It seems that the data flow to the i5 when using AVX is bottlenecked by either the cloggged memory channel or because the memory chip can not supply data fasteror both. I am going to get a DDR3-2133 memory set to speed up the supply of data to the chip to determine whether Ican get more than the 8% speedup out of the AVX.
Would someone who has tried this effect of quicker memory on the AVX performance be kind enough to share their results.
From what I have read I may also use the P67 motherboard instead of the H61 as some have indicated a better memory performance with the use of the P67 alone(i.e. no upgrade in memory frequency). Comments anyone ?
If the memory bandwidth is a bottleneck of the algorithm vectorization with either SSE or let alone AVX is not going to provide notable performance speed up, it is because execution units are idling most of the time anyways.
The better algorithms structure to improve locality of data (and hence cache-ability), the greater performance it gets, and the bigger benefit from vectorization it can realize.

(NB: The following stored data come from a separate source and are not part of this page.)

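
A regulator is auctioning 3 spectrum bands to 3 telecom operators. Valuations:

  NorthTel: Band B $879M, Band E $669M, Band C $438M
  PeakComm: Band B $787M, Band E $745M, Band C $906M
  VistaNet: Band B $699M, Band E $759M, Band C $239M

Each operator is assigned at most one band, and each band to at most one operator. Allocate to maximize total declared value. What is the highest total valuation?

Maximum total: $2544M

This is a one-to-one assignment (maximum-weight bipartite matching).
Optimal: NorthTel→Band B ($879M), PeakComm→Band C ($906M), VistaNet→Band E ($759M) — total 879+906+759 = $2544M.
Swapping VistaNet↔PeakComm (VistaNet→Band C $239M, PeakComm→Band E $745M) loses 681.
No other one-to-one assignment exceeds $2544M.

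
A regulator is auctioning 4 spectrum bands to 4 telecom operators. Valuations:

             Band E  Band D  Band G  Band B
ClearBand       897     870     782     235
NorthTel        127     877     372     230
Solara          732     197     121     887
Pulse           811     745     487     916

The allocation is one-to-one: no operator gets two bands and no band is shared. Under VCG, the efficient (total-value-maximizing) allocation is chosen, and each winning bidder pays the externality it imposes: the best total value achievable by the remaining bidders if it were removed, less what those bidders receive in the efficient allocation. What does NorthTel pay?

Efficient allocation: ClearBand→Band G ($782M), NorthTel→Band D ($877M), Solara→Band B ($887M), Pulse→Band E ($811M); total welfare W = $3357M.
NorthTel receives Band D at value $877M, so the others get W − 877 = $2480M.
Without NorthTel: best allocation of the remaining 3 bidders over all 4 bands is ClearBand→Band D ($870M), Solara→Band B ($887M), Pulse→Band E ($811M), total $2568M.
VCG payment = (others' best without NorthTel) − (others' welfare with NorthTel) = 2568 − 2480 = $88M.

NorthTel pays $88M.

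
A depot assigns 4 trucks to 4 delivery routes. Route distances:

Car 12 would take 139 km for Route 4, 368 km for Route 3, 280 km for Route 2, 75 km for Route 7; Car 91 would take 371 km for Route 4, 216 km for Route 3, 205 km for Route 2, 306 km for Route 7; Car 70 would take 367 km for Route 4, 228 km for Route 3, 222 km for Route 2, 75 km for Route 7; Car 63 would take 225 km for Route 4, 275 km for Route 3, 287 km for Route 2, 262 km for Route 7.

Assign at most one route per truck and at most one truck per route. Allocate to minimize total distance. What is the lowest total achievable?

Optimal: Car 12→Route 4 (139 km), Car 91→Route 2 (205 km), Car 70→Route 7 (75 km), Car 63→Route 3 (275 km) — total 139+205+75+275 = 694 km.
No other one-to-one assignment undercuts 694 km.

Min total: 694 km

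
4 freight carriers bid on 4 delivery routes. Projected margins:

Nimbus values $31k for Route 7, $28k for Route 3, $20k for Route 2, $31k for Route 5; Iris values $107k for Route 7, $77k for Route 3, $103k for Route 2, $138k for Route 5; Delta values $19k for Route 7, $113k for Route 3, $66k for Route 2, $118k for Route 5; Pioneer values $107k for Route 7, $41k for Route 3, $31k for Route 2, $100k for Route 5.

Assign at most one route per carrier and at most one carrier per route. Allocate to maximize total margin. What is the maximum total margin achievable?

Max total: $378k

Treat this as an assignment problem: match each carrier to one route.
Optimal: Nimbus→Route 2 ($20k), Iris→Route 5 ($138k), Delta→Route 3 ($113k), Pioneer→Route 7 ($107k) — total 20+138+113+107 = $378k.
Next-best assignment: Nimbus→Route 3, Iris→Route 2, Delta→Route 5, Pioneer→Route 7 = $356k.
Checked against all permutations: $378k is optimal.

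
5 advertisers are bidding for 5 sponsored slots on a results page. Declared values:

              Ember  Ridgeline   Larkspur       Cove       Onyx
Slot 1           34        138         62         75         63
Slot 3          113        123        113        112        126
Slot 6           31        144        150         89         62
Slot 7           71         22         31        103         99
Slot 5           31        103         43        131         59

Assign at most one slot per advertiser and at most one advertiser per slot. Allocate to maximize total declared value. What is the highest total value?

This is the linear assignment problem.
Optimal: Ember→Slot 3 ($113), Ridgeline→Slot 1 ($138), Larkspur→Slot 6 ($150), Cove→Slot 5 ($131), Onyx→Slot 7 ($99) — total 113+138+150+131+99 = $631.
Column-greedy (each slot in turn goes to its best remaining advertiser) gives $548, worse by 83.
Next-best assignment: Ember→Slot 7, Ridgeline→Slot 1, Larkspur→Slot 6, Cove→Slot 5, Onyx→Slot 3 = $616.

Maximum total: $631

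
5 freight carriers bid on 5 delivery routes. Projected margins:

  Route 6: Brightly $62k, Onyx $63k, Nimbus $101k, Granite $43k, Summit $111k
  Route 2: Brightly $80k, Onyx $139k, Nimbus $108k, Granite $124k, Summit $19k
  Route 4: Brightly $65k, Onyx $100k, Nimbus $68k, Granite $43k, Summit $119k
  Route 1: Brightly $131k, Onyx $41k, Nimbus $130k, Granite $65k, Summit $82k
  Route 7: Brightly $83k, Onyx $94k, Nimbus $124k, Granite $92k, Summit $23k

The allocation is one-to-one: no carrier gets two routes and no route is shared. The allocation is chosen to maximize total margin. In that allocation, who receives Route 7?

Nimbus receives Route 7.

This is a one-to-one assignment (maximum-weight bipartite matching).
Optimal: Brightly→Route 1 ($131k), Onyx→Route 4 ($100k), Nimbus→Route 7 ($124k), Granite→Route 2 ($124k), Summit→Route 6 ($111k) — total 131+100+124+124+111 = $590k.
Row-greedy (each carrier in turn takes its best remaining route) gives $556k, worse by 34.
Nimbus's own top route is Route 1 ($130k), but forcing Nimbus→Route 1 and reassigning the rest optimally gives only $548k — worse by 42.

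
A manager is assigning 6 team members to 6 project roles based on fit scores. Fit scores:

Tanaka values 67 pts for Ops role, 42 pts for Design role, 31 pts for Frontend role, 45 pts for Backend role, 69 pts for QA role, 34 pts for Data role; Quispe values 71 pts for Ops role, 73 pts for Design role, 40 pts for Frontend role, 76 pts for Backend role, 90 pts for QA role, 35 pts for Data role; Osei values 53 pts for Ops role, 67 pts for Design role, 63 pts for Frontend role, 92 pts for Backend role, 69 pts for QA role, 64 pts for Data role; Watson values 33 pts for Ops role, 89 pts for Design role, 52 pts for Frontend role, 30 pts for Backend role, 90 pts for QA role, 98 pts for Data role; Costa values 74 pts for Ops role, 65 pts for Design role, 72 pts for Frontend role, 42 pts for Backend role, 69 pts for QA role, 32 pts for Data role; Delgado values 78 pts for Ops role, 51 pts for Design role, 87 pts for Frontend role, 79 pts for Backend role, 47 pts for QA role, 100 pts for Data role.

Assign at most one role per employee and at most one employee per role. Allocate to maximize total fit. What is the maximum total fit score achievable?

Max total: 510 pts

Optimal: Tanaka→Ops role (67 pts), Quispe→QA role (90 pts), Osei→Backend role (92 pts), Watson→Design role (89 pts), Costa→Frontend role (72 pts), Delgado→Data role (100 pts) — total 67+90+92+89+72+100 = 510 pts.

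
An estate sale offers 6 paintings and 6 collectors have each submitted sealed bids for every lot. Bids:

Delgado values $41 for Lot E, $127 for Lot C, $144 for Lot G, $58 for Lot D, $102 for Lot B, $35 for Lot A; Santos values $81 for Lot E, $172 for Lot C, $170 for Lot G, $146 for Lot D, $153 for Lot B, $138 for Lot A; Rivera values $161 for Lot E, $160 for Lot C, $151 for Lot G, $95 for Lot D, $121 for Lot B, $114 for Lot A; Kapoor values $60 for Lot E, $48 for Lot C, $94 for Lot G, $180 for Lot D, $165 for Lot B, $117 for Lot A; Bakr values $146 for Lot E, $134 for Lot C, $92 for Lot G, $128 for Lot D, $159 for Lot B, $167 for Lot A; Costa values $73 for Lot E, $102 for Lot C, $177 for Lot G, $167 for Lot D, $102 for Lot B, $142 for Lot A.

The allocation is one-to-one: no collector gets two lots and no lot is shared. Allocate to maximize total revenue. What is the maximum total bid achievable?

This is the linear assignment problem.
Optimal: Delgado→Lot G ($144), Santos→Lot C ($172), Rivera→Lot E ($161), Kapoor→Lot B ($165), Bakr→Lot A ($167), Costa→Lot D ($167) — total 144+172+161+165+167+167 = $976.
Max-entry greedy (repeatedly take the single best remaining cell) gives $959, worse by 17.
Checked against all permutations: $976 is optimal.

Max total: $976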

The use of 256-bit vectorization with AVX will show the greatest benefit over the 128-bit vectorization with SSE in algorithms that are consistently hitting L1 cache while accessing the data. That is achieved by the increased locality amount of computes being done on the data fetched from the memory. The simplest example would be the matrix multiply algorithm on big matrices school book algorithm vs. memory blocking optimization.